Il dibattito approfondito e multilaterale registrato al XIII ELACS ha ribadito la necessità di utilizzare legittimamente tutte le forme di lotta, per affrontare e sconfiggere l’abuso e l’ arbitrarietà della borghesia, che fa uso poliedrico del proprio potere economico e politico per reprimere le lotte dei lavoratori. Allo stesso modo, concordiamo sulla necessità di avanzare verso la costruzione di un Fronte Internazionale Antifascista e Antiimperialista, per affrontare come classe operaia e con i nostri popoli la violenta dominazione della borghesia in tutto il mondo.

È anche chiaro che le condizioni di supersfruttamento e oppressione della borghesia contro i lavoratori e le lavoratrici e le molteplici calamità che affliggono l’umanità sono una conseguenza del sistema capitalista, obsoleto e in declino, e che la sua continuità significa la assenza di una soluzione definitiva.

Noi lavoratori e lavoratrici dobbiamo anche lottare per il cambiamento, per sconfiggere e superare questo sistema, dobbiamo assumerci la sfida di proporci la conquista del potere politico, di affrontare pienamente la lotta politica rivoluzionaria.

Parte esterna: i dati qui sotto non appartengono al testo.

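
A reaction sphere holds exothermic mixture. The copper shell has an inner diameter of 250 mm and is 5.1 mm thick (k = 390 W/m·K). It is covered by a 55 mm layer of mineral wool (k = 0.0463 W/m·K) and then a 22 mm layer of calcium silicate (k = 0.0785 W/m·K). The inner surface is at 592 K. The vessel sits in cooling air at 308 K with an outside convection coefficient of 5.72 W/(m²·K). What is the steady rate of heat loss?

Spherical conduction: R = (1/r_in − 1/r_out)/(4πk) per layer; series-sum.
R_copper shell = (1/0.125 − 1/0.1301)/(4π×390) = 6.399×10^-5 K/W
R_mineral wool = (1/0.1301 − 1/0.1851)/(4π×0.0463) = 3.925 K/W
R_calcium silicate = (1/0.1851 − 1/0.2071)/(4π×0.0785) = 0.5818 K/W
R_outer film = 1/(h·4πr_o²) = 1/(5.72×4π×0.2071²) = 0.3244 K/W
R_total = 4.832 K/W
Q = ΔT/R_total = 284/4.832

Q ≈ 58.8 W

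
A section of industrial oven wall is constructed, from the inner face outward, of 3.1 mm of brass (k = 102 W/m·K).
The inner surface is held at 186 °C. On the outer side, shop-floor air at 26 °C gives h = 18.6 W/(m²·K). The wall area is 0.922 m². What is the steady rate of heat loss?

Series thermal resistances:
R_brass = L/(kA) = 0.0031/(102×0.922) = 3.296×10^-5 K/W
R_outer film = 1/(h_o·A) = 1/(18.6×0.922) = 0.05831 K/W
R_total = 0.05834 K/W
Q = ΔT / R_total = 160 / 0.05834

Q ≈ 2740 W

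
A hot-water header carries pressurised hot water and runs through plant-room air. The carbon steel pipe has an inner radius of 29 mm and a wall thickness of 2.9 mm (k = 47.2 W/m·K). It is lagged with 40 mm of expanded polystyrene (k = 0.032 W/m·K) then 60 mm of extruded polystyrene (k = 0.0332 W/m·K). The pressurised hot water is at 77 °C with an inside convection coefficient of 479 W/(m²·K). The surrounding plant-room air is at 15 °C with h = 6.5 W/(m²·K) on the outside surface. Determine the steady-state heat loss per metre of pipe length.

Per-layer cylindrical resistances, series-summed:
R_inner film = 1/(h_i·2πr₁L) = 1/(479×2π×0.029×1) = 0.01146 K/W
R_carbon steel pipe wall = ln(31.9/29)/(2π×47.2×1) = 3.214×10^-4 K/W
R_expanded polystyrene = ln(71.9/31.9)/(2π×0.032×1) = 4.042 K/W
R_extruded polystyrene = ln(131.9/71.9)/(2π×0.0332×1) = 2.909 K/W
R_outer film = 1/(h_o·2πr_oL) = 1/(6.5×2π×0.1319×1) = 0.1856 K/W
R_total = 7.148 K/W
Q = ΔT/R_total = 62/7.148

q′ ≈ 8.67 W/m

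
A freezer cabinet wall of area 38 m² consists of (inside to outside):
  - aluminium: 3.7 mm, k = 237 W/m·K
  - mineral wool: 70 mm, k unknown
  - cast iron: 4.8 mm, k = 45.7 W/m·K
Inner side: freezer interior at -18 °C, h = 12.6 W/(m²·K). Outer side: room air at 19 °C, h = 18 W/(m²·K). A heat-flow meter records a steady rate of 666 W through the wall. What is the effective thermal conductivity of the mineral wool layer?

Using the resistance-network approach (series):
R_inner film = 1/(h_i·A) = 1/(12.6×38) = 0.002089 K/W
R_aluminium = L/(kA) = 0.0037/(237×38) = 4.108×10^-7 K/W
R_cast iron = L/(kA) = 0.0048/(45.7×38) = 2.764×10^-6 K/W
R_outer film = 1/(h_o·A) = 1/(18×38) = 0.001462 K/W
Sum of known resistances R_other = 0.003554 K/W
Total R = ΔT/Q = 37/666 = 0.05556 K/W
R_mineral wool = R_total − R_other = 0.052 K/W
k = L/(R·A) = 0.07/(0.052×38)

k ≈ 0.0354 W/(m·K)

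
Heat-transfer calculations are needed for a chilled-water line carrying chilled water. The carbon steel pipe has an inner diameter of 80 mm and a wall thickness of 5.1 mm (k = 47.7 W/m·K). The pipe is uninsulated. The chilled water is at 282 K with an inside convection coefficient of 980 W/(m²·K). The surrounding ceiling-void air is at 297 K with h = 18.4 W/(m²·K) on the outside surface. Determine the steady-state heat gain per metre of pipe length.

Cylindrical conduction, so R = ln(r₂/r₁)/(2πkL) per layer, in series:
R_inner film = 1/(h_i·2πr₁L) = 1/(980×2π×0.04×1) = 0.00406 K/W
R_carbon steel pipe wall = ln(45.1/40)/(2π×47.7×1) = 4.004×10^-4 K/W
R_outer film = 1/(h_o·2πr_oL) = 1/(18.4×2π×0.0451×1) = 0.1918 K/W
R_total = 0.1963 K/W
Q = ΔT/R_total = 15/0.1963

q′ ≈ 76.4 W/m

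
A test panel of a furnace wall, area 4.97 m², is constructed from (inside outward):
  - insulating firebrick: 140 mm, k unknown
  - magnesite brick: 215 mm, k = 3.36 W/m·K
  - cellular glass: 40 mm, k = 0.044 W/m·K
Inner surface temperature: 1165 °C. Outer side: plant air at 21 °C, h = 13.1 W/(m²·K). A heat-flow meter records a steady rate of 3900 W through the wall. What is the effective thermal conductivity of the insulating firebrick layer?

Series thermal resistances:
R_magnesite brick = L/(kA) = 0.215/(3.36×4.97) = 0.01287 K/W
R_cellular glass = L/(kA) = 0.04/(0.044×4.97) = 0.1829 K/W
R_outer film = 1/(h_o·A) = 1/(13.1×4.97) = 0.01536 K/W
Sum of known resistances R_other = 0.2111 K/W
Total R = ΔT/Q = 1144/3900 = 0.2933 K/W
R_insulating firebrick = R_total − R_other = 0.08218 K/W
k = L/(R·A) = 0.14/(0.08218×4.97)

k ≈ 0.343 W/(m·K)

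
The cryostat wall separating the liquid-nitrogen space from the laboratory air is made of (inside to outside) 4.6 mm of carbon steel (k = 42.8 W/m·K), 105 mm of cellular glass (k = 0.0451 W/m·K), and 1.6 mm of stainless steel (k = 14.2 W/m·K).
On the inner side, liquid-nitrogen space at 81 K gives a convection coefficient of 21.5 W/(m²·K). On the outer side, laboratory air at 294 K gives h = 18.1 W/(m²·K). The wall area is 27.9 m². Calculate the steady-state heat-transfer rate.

Q ≈ 2450 W

Series thermal resistances:
R_inner film = 1/(h_i·A) = 1/(21.5×27.9) = 0.001667 K/W
R_carbon steel = L/(kA) = 0.0046/(42.8×27.9) = 3.852×10^-6 K/W
R_cellular glass = L/(kA) = 0.105/(0.0451×27.9) = 0.08345 K/W
R_stainless steel = L/(kA) = 0.0016/(14.2×27.9) = 4.039×10^-6 K/W
R_outer film = 1/(h_o·A) = 1/(18.1×27.9) = 0.00198 K/W
R_total = 0.0871 K/W
Q = ΔT / R_total = 213 / 0.0871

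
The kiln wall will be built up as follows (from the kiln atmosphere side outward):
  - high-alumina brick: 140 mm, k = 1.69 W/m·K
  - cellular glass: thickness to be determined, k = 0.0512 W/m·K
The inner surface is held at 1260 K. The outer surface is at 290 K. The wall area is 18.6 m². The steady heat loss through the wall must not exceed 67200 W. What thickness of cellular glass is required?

Series thermal resistances:
R_high-alumina brick = L/(kA) = 0.14/(1.69×18.6) = 0.004454 K/W
Sum of the known resistances R_other = 0.004454 K/W
Required total resistance R_tot = ΔT/Q_allow = 970/67200 = 0.01443 K/W
R_cellular glass = R_tot − R_other = 0.009981 K/W
L = R·k·A = 0.009981×0.0512×18.6

L ≈ 9.5 mm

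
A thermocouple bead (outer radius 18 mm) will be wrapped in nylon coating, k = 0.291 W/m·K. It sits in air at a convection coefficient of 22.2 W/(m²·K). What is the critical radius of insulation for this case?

For a sphere r_cr = 2k/h = 2×0.291/22.2
r_cr = 26.2 mm; since the bare radius (18 mm) is below r_cr, adding a thin layer of insulation will *increase* heat loss.

r_cr ≈ 26.2 mm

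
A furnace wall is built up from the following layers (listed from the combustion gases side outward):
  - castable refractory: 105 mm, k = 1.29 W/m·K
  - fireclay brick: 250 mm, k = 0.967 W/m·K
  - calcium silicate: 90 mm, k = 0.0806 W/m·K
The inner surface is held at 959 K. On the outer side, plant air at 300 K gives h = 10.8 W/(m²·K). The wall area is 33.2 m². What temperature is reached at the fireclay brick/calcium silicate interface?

Model the wall as resistances in series:
R_castable refractory = L/(kA) = 0.105/(1.29×33.2) = 0.002452 K/W
R_fireclay brick = L/(kA) = 0.25/(0.967×33.2) = 0.007787 K/W
R_calcium silicate = L/(kA) = 0.09/(0.0806×33.2) = 0.03363 K/W
R_outer film = 1/(h_o·A) = 1/(10.8×33.2) = 0.002789 K/W
R_total = 0.04666 K/W;  Q = ΔT/R_total = 659/0.04666 = 14120 W
T_interface = T_inner − Q·ΣR(inner→interface) = 959 − 14100×0.01024

T ≈ 814 K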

Il movimento sindacale deve integrare strategicamente le nuove generazioni e rafforzare la formazione dei propri leader. L’energia e le prospettive dei giovani sono fondamentali per rivitalizzare le strutture sindacali e garantirne la continuità, il che richiede una gestione della conoscenza che vada oltre l’esperienza accumulata. È fondamentale stare attenti alla formazione politico-sindacale affinché i nuovi quadri possano analizzare le nuove forme di  stipulazione di contratti e di precarietà, come l’economia delle piattaforme e l’uso dell’intelligenza artificiale da parte del capitale. La formazione deve includere l’uso delle risorse tecnologiche per contrastare la macchina ideologica dei padroni e diffondere le proposte dei lavoratori.
Dobbiamo assumerci la responsabilità di sfruttare le nuove risorse tecnologiche per affrontare e neutralizzare la gigantesca macchina ideologica dei padroni e dei loro governi e ampliare la diffusione delle ragioni e delle proposte dei lavoratori.

L’incontro ha ribadito la necessità di prestare attenzione alla formazione politico-sindacale con molteplici e svariate risorse, scambiando e combinando gli sforzi regionali in tal senso.
Abbiamo la ferma convinzione e ci impegniamo a lavorare per rafforzare e ampliare l’unità dei
lavoratori, dei giovani, dei popoli indigeni e delle nazionalità per affrontare le politiche dell’imperialismo, del fascismo, del capitalismo e dei governi fantoccio nei nostri paesi.

Noi sindacalisti dell’America Latina e dei Caraibi uniamo la nostra voce a quella di milioni di persone in tutto il mondo per condannare e respingere la barbarie del genocidio a Gaza e ci impegniamo a mobilitare i lavoratori nelle giornate mondiali per la Palestina, i prossimi 7 ottobre e 29 novembre.

Condanniamo il blocco economico dell’imperialismo yankee contro Cuba e il Venezuela e respingiamo la presenza delle navi missilistiche statunitensi al largo delle coste del Venezuela, così come la possibilità di un intervento in quel paese. Difendiamo il principio dell’ autodeterminazione dei popoli.

Esprimiamo la solidarietà dei sindacalisti latinoamericani e caraibici con tutte le lotte che combattono i lavoratori e i popoli in tutto il mondo.

L’ELACS, prezioso spazio di dibattito e di scambio franco e libero tra i sindacalisti di classe e rivoluzionari della regione, deve continuare con i nostri sforzi. Profondamente grati ai compagni che hanno ospitato questo XIII ELACS nella Repubblica Dominicana, ci ritroveremo nuovamente al XIV ELACS in Brasile nel 2027.